The logic of DiD is easiest to grasp through a concrete example. Suppose a new smoking cessation program is introduced in California in 2015, but not in Nevada. You observe lung cancer incidence in both states from 2010 to 2020. Naively, you might compare post-2015 lung cancer rates in California to Nevada — but California might have had lower rates to begin with, biasing the comparison. Instead, DiD asks: how much did California's rate *change* relative to Nevada's rate? If California's incidence dropped by 8 per 100,000 between 2010–2015 and 2015–2020, while Nevada's dropped by 3 per 100,000 over the same period, the DiD estimate is 8 − 3 = 5 per 100,000, the excess reduction attributable to the program.
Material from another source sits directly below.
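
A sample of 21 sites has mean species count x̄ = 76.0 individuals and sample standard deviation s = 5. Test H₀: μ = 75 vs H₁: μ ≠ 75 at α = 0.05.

t = (x̄ - μ₀)/(s/√n) = (76.0 - 75)/(5/√21) = 0.917. df = 20, critical t = ±2.086. Fail to reject H₀.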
More formally, the estimator is: DiD = (Exposed post − Exposed pre) − (Unexposed post − Unexposed pre). The first difference removes time-invariant differences between California and Nevada (perhaps California always had lower smoking rates). The second differencing removes secular trends affecting both states equally (perhaps incidence was falling nationally due to improved treatment). What remains — the *difference in the differences* — isolates the variation attributable to the intervention.
The key assumption is parallel trends: in the absence of the intervention, both groups would have followed the same trajectory. This is not testable for the post-period (counterfactual), but it can be assessed by examining pre-intervention trends. If California and Nevada had similar trends from 2010 to 2015 before the program was introduced, the parallel trends assumption is more credible. A visual plot of pre-period trends is the standard diagnostic. When pre-trends diverge, DiD estimates are biased, because the trend difference itself would have produced outcome differences even without any intervention.
DiD generalizes powerfully. With panel data across many states and multiple years, DiD estimates are implemented via regression models with entity fixed effects (removing time-invariant confounders for each state) and time fixed effects (removing common temporal trends). This two-way fixed-effects design is the workhorse of policy evaluation in economics and epidemiology. More recent methodological work has complicated this picture — showing that when treatment timing is staggered across units, two-way FE estimators can produce distorted estimates if treatment effects evolve over time — leading to newer "heterogeneity-robust" DiD estimators. Understanding the classical DiD framework first gives you the conceptual foundation to follow and apply these refinements.